With its vibrant green leaves and nutrient-packed goodness, spinach is a favorite among gardeners and culinary enthusiasts. Growing spinach in your garden ensures a fresh and abundant supply of this versatile leafy green and offers numerous health benefits and culinary possibilities. Here’s everything you need to know to grow spinach successfully in your backyard.

Spinach has various varieties with unique flavors, textures, and growing preferences. Varieties offered at Back Home on the Farm include Lizard Leaf, Imperial Valley, Smooth Leaf, and Bloomsdale. Consider factors such as your climate, available space, and culinary preferences when selecting a variety for your garden.

Spinach thrives in cool weather, making it an excellent choice for early spring and fall gardens. It prefers full sun but can tolerate partial shade, especially in warmer climates. Ensure your soil is well-drained, fertile, and rich in organic matter. Aim for a soil pH between 6.0 and 7.0 for optimal growth.
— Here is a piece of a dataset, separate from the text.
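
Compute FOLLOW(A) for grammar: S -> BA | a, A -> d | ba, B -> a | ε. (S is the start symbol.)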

Spinach can be grown from seeds or transplants depending on your preference and growing season. For a continuous harvest, sow seeds every few weeks throughout the growing season. Plant seeds ½ to 1 inch deep and space them according to the variety’s recommendations. Keep the soil consistently moist until the seeds germinate.

Spinach requires regular watering to keep the soil consistently moist but not waterlogged. Mulch around the base of the plants to retain soil moisture and suppress weeds. Fertilize spinach plants with a balanced fertilizer every 4-6 weeks to promote healthy growth.

Additionally, monitor your plants for pests such as aphids, flea beetles, and leaf miners. Handpick any pests or use organic insecticidal soap to keep them under control. Harvesting Spinach Harvest spinach leaves when they reach your desired size, typically 4-6 inches long for baby spinach and 6-8 inches for mature leaves. Use a sharp knife or scissors to cut the leaves just above the soil level.

Harvest outer leaves first, allowing the inner leaves to grow for future harvests. Enjoying Your Spinach Harvest Once harvested, spinach can be enjoyed in various culinary creations. Use it raw in salads, sandwiches, and wraps, or cook it by steaming, sautéing, or wilting. Spinach is versatile in soups, stews, quiches, and pasta dishes.